Une fille de Diego Maradona, Gianinna, a dénoncé mardi au procès sur les circonstances de la mort de son père en 2020, une « manipulation totale et horrible » de la famille par l’équipe médicale entourant alors la légende du football argentin aux dernières semaines de sa vie.
« La manipulation a été totale et horrible, je me sens comme une idiote », a déclaré Gianinna, 36 ans, en visant en particulier trois des accusés jugés à San Isidro, près de Buenos Aires, pour négligences potentiellement fatales. « J’ai fait confiance à ces trois personnes et tout ce qu’ils ont fait c’est nous manipuler et laisser mon fils sans grand-père », a-t-elle dit à l’audience.
Sept praticiens (médecin, psychiatre, psychologue, infirmiers) sont jugés pour leur responsabilité éventuelle dans la mort de Maradona, décédé à 60 ans d’une crise cardiorespiratoire et d’un œdème pulmonaire, seul sur son lit d’une résidence louée, où il était en convalescence après une neurochirurgie sans complication.
Les médecins avaient « une autre stratégie », selon la famille
Répondant aux questions de l’accusation, Gianinna n’est pas entrée dans le détail de la « manipulation » qu’elle dénonçait, mais a décrit une ambiance générale, où la famille, en particulier elle et sa sœur aînée Dalma, se sentait sous-informée, voire tenues à l’écart.
« C’étaient eux les responsables, ceux qui avaient établi comment les choses devaient se passer après l’opération.
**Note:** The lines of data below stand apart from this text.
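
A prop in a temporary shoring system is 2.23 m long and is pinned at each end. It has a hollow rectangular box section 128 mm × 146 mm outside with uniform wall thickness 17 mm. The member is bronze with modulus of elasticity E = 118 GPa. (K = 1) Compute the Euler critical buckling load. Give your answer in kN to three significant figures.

Inner dimensions: h_i = 146 − 2×17 = 112.0 mm, b_i = 128 − 2×17 = 94.00 mm
Weak-axis I_min = (h_o·b_o³ − h_i·b_i³)/12 with b_o = 128, b_i = 94.00 mm (shorter outer/inner sides).
I_min = (146×128³ − 112.0×94.00³)/12 = 1.776×10^7 mm⁴
I = 1.776×10^7 mm⁴ = 1.776×10^-5 m⁴
Effective length L_e = K·L = 1 × 2.23 = 2.230 m
P_cr = π²EI / L_e² = π² × 118×10⁹ × 1.776×10^-5 / 2.230² = 4.160×10^6 N

P_cr ≈ 4160 kN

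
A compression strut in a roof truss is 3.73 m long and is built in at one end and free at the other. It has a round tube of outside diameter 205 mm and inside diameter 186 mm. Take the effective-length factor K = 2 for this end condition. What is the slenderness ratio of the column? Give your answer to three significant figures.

d_o = 205 mm, d_i = 186 mm
I = π(d_o⁴ − d_i⁴)/64 = π(205⁴ − 186.0⁴)/64 = 2.794×10^7 mm⁴
A = 5.835×10^3 mm²;  r_min = √(I/A) = √(2.794×10^7/5.835×10^3) = 69.20 mm
L_e = K·L = 2 × 3.73 m = 7.460 m = 7460.0 mm
λ = L_e / r_min = 7460.0 / 69.20 = 108

λ ≈ 108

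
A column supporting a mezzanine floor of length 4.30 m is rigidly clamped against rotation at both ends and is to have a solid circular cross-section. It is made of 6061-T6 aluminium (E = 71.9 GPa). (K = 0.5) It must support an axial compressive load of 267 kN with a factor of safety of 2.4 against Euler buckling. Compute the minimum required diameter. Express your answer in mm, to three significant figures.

d ≈ 96.0 mm

Required P_cr = n·P = 2.4 × 267 = 640.8 kN
L_e = K·L = 0.5 × 4.30 = 2.150 m
Required I = P_cr·L_e²/(π²E) = 6.408×10^5 × 2.150² / (π² × 7.19×10^10) = 4.174×10^-6 m⁴
I_req = 4.174×10^6 mm⁴
Solid circle: I = πd⁴/64  ⇒  d = (64I/π)^(1/4) = (64×4.174×10^6/π)^(1/4) = 96.0 mm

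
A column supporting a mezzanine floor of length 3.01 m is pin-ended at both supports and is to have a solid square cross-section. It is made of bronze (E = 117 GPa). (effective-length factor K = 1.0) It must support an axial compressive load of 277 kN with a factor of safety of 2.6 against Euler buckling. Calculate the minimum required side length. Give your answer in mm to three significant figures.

a ≈ 90.7 mm

Required P_cr = n·P = 2.6 × 277 = 720.2 kN
L_e = K·L = 1 × 3.01 = 3.010 m
Required I = P_cr·L_e²/(π²E) = 7.202×10^5 × 3.010² / (π² × 1.17×10^11) = 5.651×10^-6 m⁴
I_req = 5.651×10^6 mm⁴
Solid square: I = a⁴/12  ⇒  a = (12I)^(1/4) = (12×5.651×10^6)^(1/4) = 90.7 mm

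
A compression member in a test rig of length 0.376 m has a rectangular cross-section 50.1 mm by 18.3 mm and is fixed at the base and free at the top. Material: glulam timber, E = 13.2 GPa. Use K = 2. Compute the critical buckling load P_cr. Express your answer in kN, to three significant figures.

Buckling occurs about the weak axis: I_min = h·b³/12 with b = 18.3 mm (the shorter side).
I_min = 50.1×18.3³/12 = 2.559×10^4 mm⁴
I = 2.559×10^4 mm⁴ = 2.559×10^-8 m⁴
Effective length L_e = K·L = 2 × 0.376 = 0.7520 m
P_cr = π²EI / L_e² = π² × 13.2×10⁹ × 2.559×10^-8 / 0.7520² = 5.895×10^3 N

P_cr ≈ 5.89 kN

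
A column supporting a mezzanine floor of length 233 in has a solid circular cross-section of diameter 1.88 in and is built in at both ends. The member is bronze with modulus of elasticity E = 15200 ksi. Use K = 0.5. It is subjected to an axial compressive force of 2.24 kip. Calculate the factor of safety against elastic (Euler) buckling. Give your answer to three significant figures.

I = πd⁴/64 = π×1.88⁴/64 = 0.6132 in⁴
Effective length L_e = K·L = 0.5 × 233 = 116.5 in
P_cr = π²EI / L_e² = π² × 15200×10³ × 0.6132 / 116.5² = 6.778×10^3 lb
Factor of safety n = P_cr / P = 6.7779 / 2.24 = 3.03

n ≈ 3.03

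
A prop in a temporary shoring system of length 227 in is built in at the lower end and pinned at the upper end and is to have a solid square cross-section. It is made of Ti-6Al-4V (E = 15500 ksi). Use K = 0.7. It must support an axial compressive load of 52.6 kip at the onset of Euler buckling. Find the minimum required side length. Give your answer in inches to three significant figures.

a ≈ 3.19 in

L_e = K·L = 0.7 × 227 = 158.9 in
Required I = P_cr·L_e²/(π²E) = 5.260×10^4 × 158.9² / (π² × 1.55×10^7) = 8.682 in⁴
Solid square: I = a⁴/12  ⇒  a = (12I)^(1/4) = (12×8.682)^(1/4) = 3.19 in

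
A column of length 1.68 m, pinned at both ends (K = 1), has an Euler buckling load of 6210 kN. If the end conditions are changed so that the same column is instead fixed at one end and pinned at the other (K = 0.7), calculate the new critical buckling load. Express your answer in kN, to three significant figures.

P_cr ∝ 1/K², so P_cr,new = P_cr,old × (K_old/K_new)² = 6210 × (1/0.7)²
= 6210 × 2.041 = 12700 kN

P_cr ≈ 12700 kN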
C’est à eux que nous posions les questions, et eux répondaient s’ils avaient parlé avec la société prestataire de soins. Ce sont eux qui nous guidaient, nous, ses enfants, pour savoir comment continuer », a-t-elle expliqué.
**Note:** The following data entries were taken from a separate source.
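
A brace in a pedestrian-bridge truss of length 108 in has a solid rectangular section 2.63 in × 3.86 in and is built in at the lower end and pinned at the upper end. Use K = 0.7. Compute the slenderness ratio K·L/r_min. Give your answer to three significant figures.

λ ≈ 99.6

For a rectangle r_min = b/√12 = 2.63/√12 = 0.7592 in
L_e = K·L = 0.7 × 108 = 75.60 in
λ = L_e / r_min = 75.600 / 0.7592 = 99.6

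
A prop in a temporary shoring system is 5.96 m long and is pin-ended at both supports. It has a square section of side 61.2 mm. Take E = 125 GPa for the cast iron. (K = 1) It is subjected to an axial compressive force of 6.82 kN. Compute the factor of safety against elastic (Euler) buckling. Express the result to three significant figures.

n ≈ 5.95

I = a⁴/12 = 61.2⁴/12 = 1.169×10^6 mm⁴
I = 1.169×10^6 mm⁴ = 1.169×10^-6 m⁴
Effective length L_e = K·L = 1 × 5.96 = 5.960 m
P_cr = π²EI / L_e² = π² × 125×10⁹ × 1.169×10^-6 / 5.960² = 4.060×10^4 N
Factor of safety n = P_cr / P = 40.601 / 6.82 = 5.95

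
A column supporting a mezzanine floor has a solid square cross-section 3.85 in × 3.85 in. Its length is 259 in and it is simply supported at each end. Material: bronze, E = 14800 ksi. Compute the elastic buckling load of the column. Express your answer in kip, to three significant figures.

P_cr ≈ 39.9 kip

I = a⁴/12 = 3.85⁴/12 = 18.31 in⁴
Effective length L_e = K·L = 1 × 259 = 259.0 in
P_cr = π²EI / L_e² = π² × 14800×10³ × 18.31 / 259.0² = 3.987×10^4 lb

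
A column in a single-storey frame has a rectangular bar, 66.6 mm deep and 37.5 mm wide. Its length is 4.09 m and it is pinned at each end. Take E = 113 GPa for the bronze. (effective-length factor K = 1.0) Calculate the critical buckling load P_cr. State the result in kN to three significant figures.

Buckling occurs about the weak axis: I_min = h·b³/12 with b = 37.5 mm (the shorter side).
I_min = 66.6×37.5³/12 = 2.927×10^5 mm⁴
I = 2.927×10^5 mm⁴ = 2.927×10^-7 m⁴
Effective length L_e = K·L = 1 × 4.09 = 4.090 m
P_cr = π²EI / L_e² = π² × 113×10⁹ × 2.927×10^-7 / 4.090² = 1.951×10^4 N

P_cr ≈ 19.5 kN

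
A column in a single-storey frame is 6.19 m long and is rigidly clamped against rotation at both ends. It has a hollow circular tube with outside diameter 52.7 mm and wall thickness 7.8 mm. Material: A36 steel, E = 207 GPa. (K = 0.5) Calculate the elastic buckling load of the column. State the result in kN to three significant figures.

Inner diameter d_i = 52.7 − 2×7.8 = 37.10 mm
I = π(d_o⁴ − d_i⁴)/64 = π(52.7⁴ − 37.10⁴)/64 = 2.856×10^5 mm⁴
I = 2.856×10^5 mm⁴ = 2.856×10^-7 m⁴
Effective length L_e = K·L = 0.5 × 6.19 = 3.095 m
P_cr = π²EI / L_e² = π² × 207×10⁹ × 2.856×10^-7 / 3.095² = 6.092×10^4 N

P_cr ≈ 60.9 kN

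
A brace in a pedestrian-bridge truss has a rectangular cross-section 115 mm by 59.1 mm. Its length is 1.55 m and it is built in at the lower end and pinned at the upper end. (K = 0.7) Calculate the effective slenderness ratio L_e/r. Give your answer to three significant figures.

For a rectangle r_min = b/√12 = 59.1/√12 = 17.06 mm
L_e = K·L = 0.7 × 1.55 m = 1.085 m = 1085.0 mm
λ = L_e / r_min = 1085.0 / 17.06 = 63.6

λ ≈ 63.6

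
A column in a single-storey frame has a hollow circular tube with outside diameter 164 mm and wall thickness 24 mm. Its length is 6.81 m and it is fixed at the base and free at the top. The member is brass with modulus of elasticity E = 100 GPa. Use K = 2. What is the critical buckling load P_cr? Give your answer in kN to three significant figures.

Inner diameter d_i = 164 − 2×24 = 116.0 mm
I = π(d_o⁴ − d_i⁴)/64 = π(164⁴ − 116.0⁴)/64 = 2.662×10^7 mm⁴
I = 2.662×10^7 mm⁴ = 2.662×10^-5 m⁴
Effective length L_e = K·L = 2 × 6.81 = 13.62 m
P_cr = π²EI / L_e² = π² × 100×10⁹ × 2.662×10^-5 / 13.62² = 1.416×10^5 N

P_cr ≈ 142 kN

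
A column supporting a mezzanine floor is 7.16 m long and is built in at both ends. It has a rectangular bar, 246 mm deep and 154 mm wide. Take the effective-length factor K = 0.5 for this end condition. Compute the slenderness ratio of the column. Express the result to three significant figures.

Buckling occurs about the weak axis: I_min = h·b³/12 with b = 154 mm (the shorter side).
I_min = 246×154³/12 = 7.487×10^7 mm⁴
A = 3.788×10^4 mm²;  r_min = √(I/A) = √(7.487×10^7/3.788×10^4) = 44.46 mm
L_e = K·L = 0.5 × 7.16 m = 3.580 m = 3580.0 mm
λ = L_e / r_min = 3580.0 / 44.46 = 80.5

λ ≈ 80.5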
« Ils nous ont dit qu’il était important qu’on lui laisse de l’espace, qu’il puisse décider s’il a besoin de voir quelqu’un. Qu’on ne le lui impose pas de pression », s’est-elle souvenue. Au-delà de ce qu’ils disaient avec nous, ils avaient en parallèle une autre stratégie », a-t-elle dénoncé, sans pour autant élaborer sur un mobile.
Les accusés, plaidant une mort naturelle de Maradona, nient toute responsabilité dans le décès, se retranchant derrière leur spécialité, un rôle segmenté, voire renvoyant la responsabilité sur d’autres. Ils encourent entre 8 et 25 ans de prison.